Other hits were spawned by the double fatality of a former lover and child and murder of writing partner Randy Hardison who penned two songs for Worley's third album.

But now, as war weary Worley promotes his self-titled fourth disc on Dreamworks, he has found more battles to fight.

DEATH AND DRINKING

"Wall Street don't run out by my house/ I don't put much stock in their game/ just three things in the world concern me/ I lover her, she hates me and I drink." - I Love She Hates Me, I Drink - Kim Williams-Buddy Brock-Casey Beathard.

There's another anthemic tune Wake Up America, parodying government sponsored drug abuse and genetic premature death in If Something Should Happen.

But the former research biologist, a University of North Alabama graduate after being raised in Sheriff Buford Pusser's famed Hardin Country, is not all doom and gloom.

Worley entrees with ironic Awful Beautiful Life - penned with Harley Allen - and revs up his stone country music with a groove-laden humour in his hung over redemption requiem.
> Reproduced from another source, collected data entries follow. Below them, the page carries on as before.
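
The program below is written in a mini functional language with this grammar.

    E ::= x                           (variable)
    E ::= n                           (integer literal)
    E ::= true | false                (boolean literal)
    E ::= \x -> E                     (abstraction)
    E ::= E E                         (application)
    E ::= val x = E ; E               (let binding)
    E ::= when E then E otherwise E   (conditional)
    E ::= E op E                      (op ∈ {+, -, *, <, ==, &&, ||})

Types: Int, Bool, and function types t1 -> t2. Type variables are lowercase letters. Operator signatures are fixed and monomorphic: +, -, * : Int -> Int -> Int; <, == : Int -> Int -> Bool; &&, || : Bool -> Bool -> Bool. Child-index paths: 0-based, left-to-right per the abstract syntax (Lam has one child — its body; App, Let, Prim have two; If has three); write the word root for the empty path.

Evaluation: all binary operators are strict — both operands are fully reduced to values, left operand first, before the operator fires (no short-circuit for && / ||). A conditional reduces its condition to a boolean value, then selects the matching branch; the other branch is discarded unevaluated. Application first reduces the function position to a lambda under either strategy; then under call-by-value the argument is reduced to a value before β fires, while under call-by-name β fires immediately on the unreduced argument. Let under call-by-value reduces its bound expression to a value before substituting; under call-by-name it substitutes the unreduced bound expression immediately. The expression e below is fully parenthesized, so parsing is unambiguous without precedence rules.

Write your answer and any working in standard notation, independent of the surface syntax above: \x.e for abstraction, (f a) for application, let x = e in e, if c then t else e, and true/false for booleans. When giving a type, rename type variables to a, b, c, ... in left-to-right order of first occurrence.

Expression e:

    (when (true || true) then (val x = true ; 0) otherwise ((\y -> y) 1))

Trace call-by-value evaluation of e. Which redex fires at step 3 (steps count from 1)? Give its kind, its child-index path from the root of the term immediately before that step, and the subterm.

Answer: let at root : (let x = true in 0)

Working:
step 0: (if (true || true) then (let x = true in 0) else ((\y.y) 1))
step 1: [delta@0] (if true then (let x = true in 0) else ((\y.y) 1))
step 2: [if@root] (let x = true in 0)
step 3: [let@root] 0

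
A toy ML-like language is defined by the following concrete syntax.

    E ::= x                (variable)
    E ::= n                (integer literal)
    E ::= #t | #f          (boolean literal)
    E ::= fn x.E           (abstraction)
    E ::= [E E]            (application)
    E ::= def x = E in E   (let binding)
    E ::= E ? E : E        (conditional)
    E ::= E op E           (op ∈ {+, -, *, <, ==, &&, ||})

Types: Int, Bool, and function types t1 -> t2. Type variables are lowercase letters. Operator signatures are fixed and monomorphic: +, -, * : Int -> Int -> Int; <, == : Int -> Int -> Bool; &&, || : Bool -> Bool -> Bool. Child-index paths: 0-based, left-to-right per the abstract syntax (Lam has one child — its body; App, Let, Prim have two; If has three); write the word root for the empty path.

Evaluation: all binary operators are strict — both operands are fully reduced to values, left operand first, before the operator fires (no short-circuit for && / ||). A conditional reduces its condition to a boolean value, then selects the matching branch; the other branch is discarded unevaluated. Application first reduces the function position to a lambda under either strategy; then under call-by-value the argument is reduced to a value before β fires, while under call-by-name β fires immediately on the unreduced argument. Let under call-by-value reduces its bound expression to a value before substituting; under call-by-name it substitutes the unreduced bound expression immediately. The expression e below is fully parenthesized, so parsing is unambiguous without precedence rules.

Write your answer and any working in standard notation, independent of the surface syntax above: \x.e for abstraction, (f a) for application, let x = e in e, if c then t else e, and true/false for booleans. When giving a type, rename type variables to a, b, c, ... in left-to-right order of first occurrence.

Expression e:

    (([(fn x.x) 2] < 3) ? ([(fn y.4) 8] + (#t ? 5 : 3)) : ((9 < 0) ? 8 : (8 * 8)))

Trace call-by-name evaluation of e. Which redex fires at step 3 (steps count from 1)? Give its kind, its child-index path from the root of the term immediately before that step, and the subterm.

Answer: if at root : (if true then (((\y.4) 8) + (if true then 5 else 3)) else (if (9 < 0) then 8 else (8 * 8)))

Derivation:
step 0: (if (((\x.x) 2) < 3) then (((\y.4) 8) + (if true then 5 else 3)) else (if (9 < 0) then 8 else (8 * 8)))
step 1: [beta@0.0] (if (2 < 3) then (((\y.4) 8) + (if true then 5 else 3)) else (if (9 < 0) then 8 else (8 * 8)))
step 2: [delta@0] (if true then (((\y.4) 8) + (if true then 5 else 3)) else (if (9 < 0) then 8 else (8 * 8)))
step 3: [if@root] (((\y.4) 8) + (if true then 5 else 3))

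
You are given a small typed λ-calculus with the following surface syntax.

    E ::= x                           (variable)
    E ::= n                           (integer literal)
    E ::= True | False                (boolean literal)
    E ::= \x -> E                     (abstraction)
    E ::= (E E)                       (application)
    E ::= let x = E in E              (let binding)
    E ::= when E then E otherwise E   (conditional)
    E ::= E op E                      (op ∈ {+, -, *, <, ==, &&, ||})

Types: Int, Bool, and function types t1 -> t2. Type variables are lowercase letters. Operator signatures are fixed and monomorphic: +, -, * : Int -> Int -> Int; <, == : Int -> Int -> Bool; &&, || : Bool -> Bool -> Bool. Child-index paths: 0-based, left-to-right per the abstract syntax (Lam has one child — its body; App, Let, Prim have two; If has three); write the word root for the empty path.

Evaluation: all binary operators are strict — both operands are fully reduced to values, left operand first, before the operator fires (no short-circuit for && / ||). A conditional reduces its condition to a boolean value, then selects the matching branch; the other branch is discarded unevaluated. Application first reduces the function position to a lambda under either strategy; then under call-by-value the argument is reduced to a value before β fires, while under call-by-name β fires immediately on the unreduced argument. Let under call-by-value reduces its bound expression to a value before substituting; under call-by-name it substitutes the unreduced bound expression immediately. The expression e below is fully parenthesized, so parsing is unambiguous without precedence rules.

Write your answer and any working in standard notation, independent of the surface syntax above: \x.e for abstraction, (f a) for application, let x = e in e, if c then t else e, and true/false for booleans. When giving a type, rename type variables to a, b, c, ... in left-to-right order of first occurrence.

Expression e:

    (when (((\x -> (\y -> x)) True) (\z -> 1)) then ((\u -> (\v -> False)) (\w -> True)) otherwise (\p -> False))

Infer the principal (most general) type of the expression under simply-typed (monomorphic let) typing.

Answer: a -> Bool

Working:
x : a
\y._ : b -> a
\x._ : a -> b -> a
  unify a -> b -> a ~ Bool -> c
  unify a ~ Bool
  unify b -> Bool ~ c
_ _ : b -> Bool
\z._ : d -> Int
  unify b -> Bool ~ (d -> Int) -> e
  unify b ~ d -> Int
  unify Bool ~ e
_ _ : Bool
  unify Bool ~ Bool
\v._ : g -> Bool
\u._ : f -> g -> Bool
\w._ : h -> Bool
  unify f -> g -> Bool ~ (h -> Bool) -> i
  unify f ~ h -> Bool
  unify g -> Bool ~ i
_ _ : g -> Bool
\p._ : j -> Bool
  unify g -> Bool ~ j -> Bool
  unify g ~ j
  unify Bool ~ Bool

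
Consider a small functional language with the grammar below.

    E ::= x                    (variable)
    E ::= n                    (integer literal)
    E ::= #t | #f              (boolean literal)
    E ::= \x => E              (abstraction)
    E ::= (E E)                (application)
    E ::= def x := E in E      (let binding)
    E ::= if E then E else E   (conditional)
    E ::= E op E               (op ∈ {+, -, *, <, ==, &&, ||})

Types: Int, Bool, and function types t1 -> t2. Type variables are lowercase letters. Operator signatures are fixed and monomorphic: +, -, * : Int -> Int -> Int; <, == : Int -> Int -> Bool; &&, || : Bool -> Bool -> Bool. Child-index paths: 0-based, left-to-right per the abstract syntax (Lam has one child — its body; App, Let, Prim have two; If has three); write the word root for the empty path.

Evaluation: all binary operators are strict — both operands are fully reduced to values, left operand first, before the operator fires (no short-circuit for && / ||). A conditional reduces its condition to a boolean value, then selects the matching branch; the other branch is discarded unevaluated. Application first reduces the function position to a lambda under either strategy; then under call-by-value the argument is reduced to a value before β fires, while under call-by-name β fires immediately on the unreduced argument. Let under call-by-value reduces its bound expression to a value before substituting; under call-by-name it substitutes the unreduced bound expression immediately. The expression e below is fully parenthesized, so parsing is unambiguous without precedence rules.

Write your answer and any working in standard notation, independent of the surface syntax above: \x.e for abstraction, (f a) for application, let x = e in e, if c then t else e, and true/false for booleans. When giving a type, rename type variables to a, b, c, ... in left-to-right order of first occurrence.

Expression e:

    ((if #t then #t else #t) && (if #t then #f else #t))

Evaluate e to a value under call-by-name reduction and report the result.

Working:
step 0: ((if true then true else true) && (if true then false else true))
step 1: [if@0] (true && (if true then false else true))
step 2: [if@1] (true && false)
step 3: [delta@root] false

Answer: false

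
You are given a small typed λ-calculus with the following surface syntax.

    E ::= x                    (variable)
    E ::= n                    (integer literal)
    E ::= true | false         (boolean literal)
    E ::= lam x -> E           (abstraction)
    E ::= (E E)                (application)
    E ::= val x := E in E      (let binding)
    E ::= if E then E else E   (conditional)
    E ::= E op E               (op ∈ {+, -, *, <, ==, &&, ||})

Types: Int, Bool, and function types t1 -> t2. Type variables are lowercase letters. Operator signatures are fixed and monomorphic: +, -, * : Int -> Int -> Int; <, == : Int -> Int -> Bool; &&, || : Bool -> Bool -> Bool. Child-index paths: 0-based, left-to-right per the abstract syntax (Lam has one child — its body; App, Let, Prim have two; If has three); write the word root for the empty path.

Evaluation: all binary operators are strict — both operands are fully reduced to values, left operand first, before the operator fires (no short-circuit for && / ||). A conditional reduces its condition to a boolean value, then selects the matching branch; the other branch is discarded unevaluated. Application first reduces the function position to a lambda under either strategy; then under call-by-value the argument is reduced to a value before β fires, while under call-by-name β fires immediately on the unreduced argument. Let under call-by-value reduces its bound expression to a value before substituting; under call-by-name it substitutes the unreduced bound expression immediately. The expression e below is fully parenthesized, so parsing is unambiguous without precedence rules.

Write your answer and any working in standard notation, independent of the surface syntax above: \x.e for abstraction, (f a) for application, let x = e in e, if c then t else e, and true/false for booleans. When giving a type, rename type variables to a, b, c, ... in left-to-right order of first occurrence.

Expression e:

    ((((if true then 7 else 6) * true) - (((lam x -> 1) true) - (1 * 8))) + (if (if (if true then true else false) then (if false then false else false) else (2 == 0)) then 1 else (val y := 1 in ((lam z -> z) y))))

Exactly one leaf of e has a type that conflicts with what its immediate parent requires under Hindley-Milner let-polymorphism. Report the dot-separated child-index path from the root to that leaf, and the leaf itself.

Answer: 0.0.1 : true

Working:
  unify Bool ~ Bool
  unify Int ~ Int
  unify Int ~ Int
  unify Bool ~ Int
  FAIL: mismatch Bool ~ Int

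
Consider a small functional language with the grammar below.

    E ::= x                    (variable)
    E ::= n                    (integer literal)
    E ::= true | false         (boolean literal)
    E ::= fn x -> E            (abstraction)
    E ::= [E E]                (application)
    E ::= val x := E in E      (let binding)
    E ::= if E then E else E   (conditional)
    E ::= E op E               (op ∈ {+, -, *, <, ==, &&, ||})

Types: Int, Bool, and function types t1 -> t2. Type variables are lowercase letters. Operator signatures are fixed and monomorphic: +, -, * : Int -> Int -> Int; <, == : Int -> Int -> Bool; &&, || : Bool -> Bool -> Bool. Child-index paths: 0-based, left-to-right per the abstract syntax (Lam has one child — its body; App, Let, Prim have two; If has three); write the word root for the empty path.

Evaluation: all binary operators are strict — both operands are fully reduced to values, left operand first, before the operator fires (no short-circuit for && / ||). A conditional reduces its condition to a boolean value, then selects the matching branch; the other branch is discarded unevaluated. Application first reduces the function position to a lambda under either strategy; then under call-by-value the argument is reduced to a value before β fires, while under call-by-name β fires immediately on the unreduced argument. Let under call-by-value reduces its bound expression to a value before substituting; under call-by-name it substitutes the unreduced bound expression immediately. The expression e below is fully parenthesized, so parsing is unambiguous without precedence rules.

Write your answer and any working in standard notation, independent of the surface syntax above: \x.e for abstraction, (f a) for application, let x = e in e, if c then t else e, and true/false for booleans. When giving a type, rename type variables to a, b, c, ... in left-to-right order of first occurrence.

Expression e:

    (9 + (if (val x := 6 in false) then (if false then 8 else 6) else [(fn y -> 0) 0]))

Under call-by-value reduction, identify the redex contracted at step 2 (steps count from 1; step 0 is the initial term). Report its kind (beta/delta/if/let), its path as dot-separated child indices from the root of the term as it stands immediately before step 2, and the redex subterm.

Answer: if at 1 : (if false then (if false then 8 else 6) else ((\y.0) 0))

Derivation:
step 0: (9 + (if (let x = 6 in false) then (if false then 8 else 6) else ((\y.0) 0)))
step 1: [let@1.0] (9 + (if false then (if false then 8 else 6) else ((\y.0) 0)))
step 2: [if@1] (9 + ((\y.0) 0))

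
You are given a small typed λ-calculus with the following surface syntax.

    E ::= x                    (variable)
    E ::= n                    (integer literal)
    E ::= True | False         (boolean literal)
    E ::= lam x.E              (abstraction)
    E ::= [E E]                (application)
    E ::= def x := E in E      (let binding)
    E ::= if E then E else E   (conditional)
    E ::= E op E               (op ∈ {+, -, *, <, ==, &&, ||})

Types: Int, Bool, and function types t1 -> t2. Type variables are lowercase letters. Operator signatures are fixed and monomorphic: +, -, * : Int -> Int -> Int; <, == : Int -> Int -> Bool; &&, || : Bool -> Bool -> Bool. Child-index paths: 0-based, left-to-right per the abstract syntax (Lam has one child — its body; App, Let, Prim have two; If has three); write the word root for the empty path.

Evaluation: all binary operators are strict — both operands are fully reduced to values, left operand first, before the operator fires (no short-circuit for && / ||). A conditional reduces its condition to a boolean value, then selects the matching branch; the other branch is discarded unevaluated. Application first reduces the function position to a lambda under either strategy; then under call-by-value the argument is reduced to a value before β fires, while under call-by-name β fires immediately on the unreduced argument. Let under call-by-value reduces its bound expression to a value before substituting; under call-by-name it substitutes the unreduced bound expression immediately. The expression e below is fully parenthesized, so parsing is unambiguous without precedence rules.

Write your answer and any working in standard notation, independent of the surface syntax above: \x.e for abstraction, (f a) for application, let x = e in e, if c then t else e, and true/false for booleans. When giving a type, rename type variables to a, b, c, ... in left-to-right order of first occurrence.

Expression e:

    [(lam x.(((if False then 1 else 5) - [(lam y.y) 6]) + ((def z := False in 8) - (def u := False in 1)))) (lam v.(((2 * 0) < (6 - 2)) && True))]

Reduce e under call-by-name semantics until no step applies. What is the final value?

Answer: 6

Derivation:
step 0: ((\x.(((if false then 1 else 5) - ((\y.y) 6)) + ((let z = false in 8) - (let u = false in 1)))) (\v.(((2 * 0) < (6 - 2)) && true)))
step 1: [beta@root] (((if false then 1 else 5) - ((\y.y) 6)) + ((let z = false in 8) - (let u = false in 1)))
step 2: [if@0.0] ((5 - ((\y.y) 6)) + ((let z = false in 8) - (let u = false in 1)))
step 3: [beta@0.1] ((5 - 6) + ((let z = false in 8) - (let u = false in 1)))
step 4: [delta@0] (-1 + ((let z = false in 8) - (let u = false in 1)))
step 5: [let@1.0] (-1 + (8 - (let u = false in 1)))
step 6: [let@1.1] (-1 + (8 - 1))
step 7: [delta@1] (-1 + 7)
step 8: [delta@root] 6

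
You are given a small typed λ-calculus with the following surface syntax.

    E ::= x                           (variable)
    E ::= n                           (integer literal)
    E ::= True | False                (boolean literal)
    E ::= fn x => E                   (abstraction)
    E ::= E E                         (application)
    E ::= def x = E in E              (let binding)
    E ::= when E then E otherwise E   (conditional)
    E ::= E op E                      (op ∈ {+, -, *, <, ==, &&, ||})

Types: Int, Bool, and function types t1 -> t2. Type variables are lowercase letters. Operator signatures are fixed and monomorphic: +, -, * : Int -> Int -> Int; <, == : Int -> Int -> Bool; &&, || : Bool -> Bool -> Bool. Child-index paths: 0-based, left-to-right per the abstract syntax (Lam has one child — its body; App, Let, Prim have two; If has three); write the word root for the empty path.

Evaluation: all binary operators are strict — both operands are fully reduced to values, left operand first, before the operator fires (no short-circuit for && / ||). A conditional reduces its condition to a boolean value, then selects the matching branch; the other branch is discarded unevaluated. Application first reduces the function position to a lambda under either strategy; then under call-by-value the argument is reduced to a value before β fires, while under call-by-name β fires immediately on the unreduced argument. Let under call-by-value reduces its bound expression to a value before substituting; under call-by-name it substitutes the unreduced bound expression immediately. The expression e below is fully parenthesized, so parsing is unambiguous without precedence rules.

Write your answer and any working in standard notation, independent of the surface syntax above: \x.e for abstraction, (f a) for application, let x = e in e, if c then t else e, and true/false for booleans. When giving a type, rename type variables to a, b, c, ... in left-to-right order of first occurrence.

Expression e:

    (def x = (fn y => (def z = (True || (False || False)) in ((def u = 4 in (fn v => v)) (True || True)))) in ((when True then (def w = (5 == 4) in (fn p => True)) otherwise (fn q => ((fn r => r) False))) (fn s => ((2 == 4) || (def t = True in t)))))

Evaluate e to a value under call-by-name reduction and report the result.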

"My wife wanted to kill me but she tried to save me first," Worley sings of a church pit stop that segues into If I Could Tell The Truth, penned with prolific Jerry Salley.

And, for good measure, there's a sibling booze refrain I Love Her, She Hates Me (I Drink.)

Worley's parody Work And Worry - a personalized psalm on a money-maker who dies from prioritising work ahead of happiness - precedes his love song trilogy If It Hadn't Been For Love, Was It Good For You and Find Me.

The singer exploits diverse shades of love - cheating in What Makes A Man Do That - and recovery after the storm in Better Than I Deserve.

It's no surprise that Worley - despite polarising political zealots - still rides the charts on a disc whose finale is the soft gospel of Whistle Dixie.